It’s a funny thing, but these days we either get to the point incredibly quickly or incredibly slowly, if ever. So a 90-second film trailer will now start with a 10-second trailer, for instance. A trailer for a trailer, it’s insane. But equally any article you read will bury the lead as far down the text as it possibly can, just so you have to scroll past ads.
This week I made a video where I don’t know for sure that I got the timing right or wrong, but I know I spent more time thinking about than I should. I am very pleased with it because it’s a nice gag: I made an unboxing video where the joke was that I discard the product and instead go into crazed detail about the box. I think the fun is in how an expensive product is dismissed with a wave and in how I really researched the manufacture of cardboard boxes so I could talk with the kind of obsession that you see in regular unboxing videos.
(This just occurred me. Alan Plater once wrote a trilogy of television dramas called “To See How Far It Is”, and they were set in a cardboard box factory. A recurring line was something like “there’s more in boxes than you think.” Now I think he’d be proud.)
Anyway.
One question is how long you run the joke for and of course the answer is not long. I think it’s a two-minute video. But another question is how long do you take before you drop the hammer: the video has to look real before you reveal that it isn’t, and the amount of time you spend appearing to do a genuine unboxing is obviously crucial. And I do think I got this wrong: it takes 39 seconds before you twig.
Yet part of this is as much about when you are being obvious and when you are not: from 39 seconds on it is entirely obvious that this is a gag, and for up to 38 seconds I think it appears obvious that it’s a real unboxing video.
And I’ve also been thinking about this for days, though, because I watched John Sullivan’s 1980s BBC sitcom, “Dear John”, plus as its NBC remake in the States. The pilot episode of both versions has the same first big joke and it is incredibly obvious, so much so that you can see it coming right now, this moment, without knowing a thing about it. When you’re watching, there’s no question, I think, that you get the joke, that you fully expect the joke, that in fact what’s meant to be the first big laugh is practically pathetically obvious.
But that first big laugh turns out to not be the first big laugh at all, it is a setup for the real first big laugh that follows later.
Very briefly — so very briefly that you’ll get it, of course, but also what comedy there is will be erased — “Dear John” is about a recent divorcee joining a help group that meets in a local adult education centre. It’s one of many adult education sessions being run there and Sullivan makes it very obvious that John has at first joined the wrong group. He’s joined the Alcoholics Anonymous one.
We get that gag, then John crosses the corridor to the correct group, we get to meet some more characters in this “1-2-1 Group” and then one of them is asked to introduce himself. “My name is Clive,” he starts, “and I am an alcoholic.”
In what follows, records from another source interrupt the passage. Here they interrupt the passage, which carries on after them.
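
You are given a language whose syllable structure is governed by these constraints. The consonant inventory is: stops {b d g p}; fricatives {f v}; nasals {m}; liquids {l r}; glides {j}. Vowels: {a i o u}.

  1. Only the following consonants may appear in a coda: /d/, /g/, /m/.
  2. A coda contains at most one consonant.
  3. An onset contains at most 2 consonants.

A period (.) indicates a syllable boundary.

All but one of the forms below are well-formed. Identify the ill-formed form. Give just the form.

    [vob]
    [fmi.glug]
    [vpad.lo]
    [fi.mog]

[vob] — violates constraint 1: syllable 1 coda contains /b/, which is not a licensed coda consonant → ill-formed
[fmi.glug] — σ1 onset /fm/ (2C), coda /∅/ ok; σ2 onset /gl/ (2C), coda /g/ ok → well-formed
[vpad.lo] — σ1 onset /vp/ (2C), coda /d/ ok; σ2 onset /l/, coda /∅/ ok → well-formed
[fi.mog] — σ1 onset /f/, coda /∅/ ok; σ2 onset /m/, coda /g/ ok → well-formed

[vob]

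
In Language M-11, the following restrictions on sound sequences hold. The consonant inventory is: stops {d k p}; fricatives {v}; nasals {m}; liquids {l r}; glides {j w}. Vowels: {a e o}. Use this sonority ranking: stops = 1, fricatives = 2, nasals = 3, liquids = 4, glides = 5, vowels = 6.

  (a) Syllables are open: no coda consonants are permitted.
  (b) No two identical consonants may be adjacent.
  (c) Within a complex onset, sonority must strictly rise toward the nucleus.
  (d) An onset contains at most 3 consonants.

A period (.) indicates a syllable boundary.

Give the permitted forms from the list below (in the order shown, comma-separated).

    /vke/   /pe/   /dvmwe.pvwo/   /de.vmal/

/vke/ — violates constraint (c): syllable 1 onset /vk/: /v/ (fricative, 2) → /k/ (stop, 1) does not rise → not permitted
/pe/ — σ1 onset /p/, coda /∅/ ok → permitted
/dvmwe.pvwo/ — violates constraint (d): syllable 1 onset /dvmw/ has 4 consonants (> 3) → not permitted
/de.vmal/ — violates constraint (a): syllable 2 coda /l/ has 1 consonant (> 0) → not permitted

/pe/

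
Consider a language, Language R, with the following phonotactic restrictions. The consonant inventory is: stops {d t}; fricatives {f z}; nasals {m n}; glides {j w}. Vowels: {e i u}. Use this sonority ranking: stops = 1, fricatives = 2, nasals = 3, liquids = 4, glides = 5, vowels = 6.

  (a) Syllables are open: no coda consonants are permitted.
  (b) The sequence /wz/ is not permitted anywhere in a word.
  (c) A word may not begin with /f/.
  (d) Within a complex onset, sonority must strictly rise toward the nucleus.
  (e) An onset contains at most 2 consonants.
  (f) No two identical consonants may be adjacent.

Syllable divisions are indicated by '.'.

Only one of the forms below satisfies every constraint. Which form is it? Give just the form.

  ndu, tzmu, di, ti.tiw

ndu — violates constraint (d): syllable 1 onset /nd/: /n/ (nasal, 3) → /d/ (stop, 1) does not rise → illicit
tzmu — violates constraint (e): syllable 1 onset /tzm/ has 3 consonants (> 2) → illicit
di — σ1 onset /d/, coda /∅/ ok → licit
ti.tiw — violates constraint (a): syllable 2 coda /w/ has 1 consonant (> 0) → illicit

di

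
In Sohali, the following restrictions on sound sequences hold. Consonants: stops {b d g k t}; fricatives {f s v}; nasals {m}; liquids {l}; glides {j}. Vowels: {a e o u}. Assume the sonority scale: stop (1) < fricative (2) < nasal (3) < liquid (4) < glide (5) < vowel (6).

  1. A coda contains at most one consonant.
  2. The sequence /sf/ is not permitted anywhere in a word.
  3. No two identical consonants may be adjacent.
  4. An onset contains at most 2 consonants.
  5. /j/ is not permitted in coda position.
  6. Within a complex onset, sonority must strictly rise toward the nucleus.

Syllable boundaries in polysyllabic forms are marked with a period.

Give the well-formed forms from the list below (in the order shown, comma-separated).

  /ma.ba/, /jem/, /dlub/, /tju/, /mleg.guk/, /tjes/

/ma.ba/ — σ1 onset /m/, coda /∅/ ok; σ2 onset /b/, coda /∅/ ok → well-formed
/jem/ — σ1 onset /j/, coda /m/ ok → well-formed
/dlub/ — σ1 onset /dl/ (1→4 rises), coda /b/ ok → well-formed
/tju/ — σ1 onset /tj/ (1→5 rises), coda /∅/ ok → well-formed
/mleg.guk/ — violates constraint 3: adjacent identical consonants /gg/ → ill-formed
/tjes/ — σ1 onset /tj/ (1→5 rises), coda /s/ ok → well-formed

/ma.ba/, /jem/, /dlub/, /tju/, /tjes/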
In retrospect, it is stunningly obvious that this would be the gag, but it comes as a genuine surprise. And then Clive leaves to join the AA group — and five other people follow with him. It’s a delicious and funny moment, especially when you of course immediately realise all of the really clear setups that should have told you it was coming.
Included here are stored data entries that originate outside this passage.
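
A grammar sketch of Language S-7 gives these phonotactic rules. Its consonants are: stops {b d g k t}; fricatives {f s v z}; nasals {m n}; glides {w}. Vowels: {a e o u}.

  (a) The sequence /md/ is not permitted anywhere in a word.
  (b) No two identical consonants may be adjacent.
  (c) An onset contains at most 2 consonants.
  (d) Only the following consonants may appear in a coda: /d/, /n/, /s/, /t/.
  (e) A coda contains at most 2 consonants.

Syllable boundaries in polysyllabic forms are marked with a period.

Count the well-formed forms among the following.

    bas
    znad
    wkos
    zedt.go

4

bas — σ1 onset /b/, coda /s/ ok → well-formed
znad — σ1 onset /zn/ (2C), coda /d/ ok → well-formed
wkos — σ1 onset /wk/ (2C), coda /s/ ok → well-formed
zedt.go — σ1 onset /z/, coda /dt/ (2C) ok; σ2 onset /g/, coda /∅/ ok → well-formed
Well-formed: bas, znad, wkos, zedt.go → 4.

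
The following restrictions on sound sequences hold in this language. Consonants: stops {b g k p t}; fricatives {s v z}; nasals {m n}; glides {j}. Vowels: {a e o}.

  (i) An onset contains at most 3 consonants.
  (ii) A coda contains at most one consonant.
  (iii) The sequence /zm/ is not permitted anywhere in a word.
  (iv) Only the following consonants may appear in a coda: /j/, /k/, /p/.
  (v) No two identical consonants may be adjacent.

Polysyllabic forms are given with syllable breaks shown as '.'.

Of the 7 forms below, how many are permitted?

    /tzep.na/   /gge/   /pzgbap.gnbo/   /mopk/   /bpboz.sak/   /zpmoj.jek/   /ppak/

1

/tzep.na/ — σ1 onset /tz/ (2C), coda /p/ ok; σ2 onset /n/, coda /∅/ ok → permitted
/gge/ — violates constraint (v): adjacent identical consonants /gg/ → not permitted
/pzgbap.gnbo/ — violates constraint (i): syllable 1 onset /pzgb/ has 4 consonants (> 3) → not permitted
/mopk/ — violates constraint (ii): syllable 1 coda /pk/ has 2 consonants (> 1) → not permitted
/bpboz.sak/ — violates constraint (iv): syllable 1 coda contains /z/, which is not a licensed coda consonant → not permitted
/zpmoj.jek/ — violates constraint (v): adjacent identical consonants /jj/ → not permitted
/ppak/ — violates constraint (v): adjacent identical consonants /pp/ → not permitted
Permitted: /tzep.na/ → 1.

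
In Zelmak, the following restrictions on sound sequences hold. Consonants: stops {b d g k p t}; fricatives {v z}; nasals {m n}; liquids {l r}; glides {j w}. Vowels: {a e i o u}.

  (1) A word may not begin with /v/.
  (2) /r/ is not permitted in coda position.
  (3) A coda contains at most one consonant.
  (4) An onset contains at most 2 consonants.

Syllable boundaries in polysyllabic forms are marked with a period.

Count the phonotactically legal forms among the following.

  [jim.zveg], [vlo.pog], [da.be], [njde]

[jim.zveg] — σ1 onset /j/, coda /m/ ok; σ2 onset /zv/ (2C), coda /g/ ok → phonotactically legal
[vlo.pog] — violates constraint 1: word begins with /v/ → phonotactically illegal
[da.be] — σ1 onset /d/, coda /∅/ ok; σ2 onset /b/, coda /∅/ ok → phonotactically legal
[njde] — violates constraint 4: syllable 1 onset /njd/ has 3 consonants (> 2) → phonotactically illegal
Phonotactically legal: [jim.zveg], [da.be] → 2.

2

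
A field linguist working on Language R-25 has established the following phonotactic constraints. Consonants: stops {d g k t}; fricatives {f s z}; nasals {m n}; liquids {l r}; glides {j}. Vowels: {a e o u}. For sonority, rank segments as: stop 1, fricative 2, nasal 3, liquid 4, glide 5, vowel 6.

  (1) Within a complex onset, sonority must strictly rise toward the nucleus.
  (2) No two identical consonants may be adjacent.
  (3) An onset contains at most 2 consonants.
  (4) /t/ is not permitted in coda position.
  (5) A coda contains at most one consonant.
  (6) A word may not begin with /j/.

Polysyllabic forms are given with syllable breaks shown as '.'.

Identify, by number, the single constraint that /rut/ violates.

/rut/: syllable 1 coda contains /t/.
This is a violation of constraint 4: "/t/ is not permitted in coda position."
The remaining constraints (1, 2, 3, 5, 6) are satisfied.

4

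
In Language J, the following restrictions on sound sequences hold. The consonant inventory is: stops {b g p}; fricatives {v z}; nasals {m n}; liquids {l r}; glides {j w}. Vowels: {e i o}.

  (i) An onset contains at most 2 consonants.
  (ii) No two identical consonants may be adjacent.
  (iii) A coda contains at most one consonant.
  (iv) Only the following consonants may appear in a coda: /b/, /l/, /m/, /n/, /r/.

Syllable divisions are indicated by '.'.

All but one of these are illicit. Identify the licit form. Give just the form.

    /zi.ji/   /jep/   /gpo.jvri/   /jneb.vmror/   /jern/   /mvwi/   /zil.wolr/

/zi.ji/ — σ1 onset /z/, coda /∅/ ok; σ2 onset /j/, coda /∅/ ok → licit
/jep/ — violates constraint (iv): syllable 1 coda contains /p/, which is not a licensed coda consonant → illicit
/gpo.jvri/ — violates constraint (i): syllable 2 onset /jvr/ has 3 consonants (> 2) → illicit
/jneb.vmror/ — violates constraint (i): syllable 2 onset /vmr/ has 3 consonants (> 2) → illicit
/jern/ — violates constraint (iii): syllable 1 coda /rn/ has 2 consonants (> 1) → illicit
/mvwi/ — violates constraint (i): syllable 1 onset /mvw/ has 3 consonants (> 2) → illicit
/zil.wolr/ — violates constraint (iii): syllable 2 coda /lr/ has 2 consonants (> 1) → illicit

/zi.ji/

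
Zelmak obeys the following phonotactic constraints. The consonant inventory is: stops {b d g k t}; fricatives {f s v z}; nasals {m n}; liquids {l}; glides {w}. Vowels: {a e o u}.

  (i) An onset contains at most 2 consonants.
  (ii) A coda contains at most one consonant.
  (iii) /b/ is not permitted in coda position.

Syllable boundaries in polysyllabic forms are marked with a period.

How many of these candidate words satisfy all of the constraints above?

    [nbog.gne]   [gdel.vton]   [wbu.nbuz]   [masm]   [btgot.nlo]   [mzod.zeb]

[nbog.gne] — σ1 onset /nb/ (2C), coda /g/ ok; σ2 onset /gn/ (2C), coda /∅/ ok → permitted
[gdel.vton] — σ1 onset /gd/ (2C), coda /l/ ok; σ2 onset /vt/ (2C), coda /n/ ok → permitted
[wbu.nbuz] — σ1 onset /wb/ (2C), coda /∅/ ok; σ2 onset /nb/ (2C), coda /z/ ok → permitted
[masm] — violates constraint (ii): syllable 1 coda /sm/ has 2 consonants (> 1) → not permitted
[btgot.nlo] — violates constraint (i): syllable 1 onset /btg/ has 3 consonants (> 2) → not permitted
[mzod.zeb] — violates constraint (iii): syllable 2 coda contains /b/ → not permitted
Permitted: [nbog.gne], [gdel.vton], [wbu.nbuz] → 3.

3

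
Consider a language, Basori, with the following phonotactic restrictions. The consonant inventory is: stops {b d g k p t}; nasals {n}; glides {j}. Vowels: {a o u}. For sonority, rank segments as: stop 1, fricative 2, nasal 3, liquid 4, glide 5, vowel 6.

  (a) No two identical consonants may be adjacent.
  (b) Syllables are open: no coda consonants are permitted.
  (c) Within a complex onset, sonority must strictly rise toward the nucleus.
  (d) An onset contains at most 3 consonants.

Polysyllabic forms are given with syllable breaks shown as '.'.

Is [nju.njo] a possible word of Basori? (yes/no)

yes

[nju.njo] — σ1 onset /nj/ (3→5 rises), coda /∅/ ok; σ2 onset /nj/ (3→5 rises), coda /∅/ ok → licit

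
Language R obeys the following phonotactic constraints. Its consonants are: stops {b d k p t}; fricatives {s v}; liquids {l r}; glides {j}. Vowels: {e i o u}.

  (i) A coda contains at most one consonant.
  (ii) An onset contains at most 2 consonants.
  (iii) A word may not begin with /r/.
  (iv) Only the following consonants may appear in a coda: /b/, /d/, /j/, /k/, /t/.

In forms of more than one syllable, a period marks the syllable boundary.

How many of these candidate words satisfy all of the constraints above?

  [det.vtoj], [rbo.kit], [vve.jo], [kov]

[det.vtoj] — σ1 onset /d/, coda /t/ ok; σ2 onset /vt/ (2C), coda /j/ ok → permitted
[rbo.kit] — violates constraint (iii): word begins with /r/ → not permitted
[vve.jo] — σ1 onset /vv/ (2C), coda /∅/ ok; σ2 onset /j/, coda /∅/ ok → permitted
[kov] — violates constraint (iv): syllable 1 coda contains /v/, which is not a licensed coda consonant → not permitted
Permitted: [det.vtoj], [vve.jo] → 2.

2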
Yet it seems such a gamble. I shouldn’t give you the impression, if you haven’t seen these two shows, that there isn’t anything funny before this point, but there isn’t much and in the UK version especially, there’s some bleak moments too. In the UK version, the joke about being in the wrong group comes 7’36” into the episode, and then Clive the alcoholic starts at 13’34”.
In the US remake, which you can watch on YouTube right here, the wrong group gag comes 4’02” into the episode. And then Frank the alcoholic — renamed for the US version, presumably because Clive is just too British — does his bit at 9’27”.
I do think it’s interesting that the US version is so much faster getting to these points than the UK one and actually I think it’s impressive. There are points that feel rushed, but there are also versions of the gag from the UK one that are paced better in the US version.
But either way, “Dear John” risked holding back its big laugh for between 4 and 8 minutes. And that joke is so obvious that you think the whole show is going to be that predictable. Yet they then wait a further five or six whole minutes before the real punchline.
It’s amazingly brave, I think. I mean, I know both shows were back in the 1980s and everything is faster now, but still I worried about keeping you waiting for the gag for 39 seconds.
Mind you, I’ve also kept you waiting from the first paragraph on to see what the real point of this is and now you’ve read the lot, I’ve got nothing. I feel this is letting you down — exactly the way those lead-burying articles always do.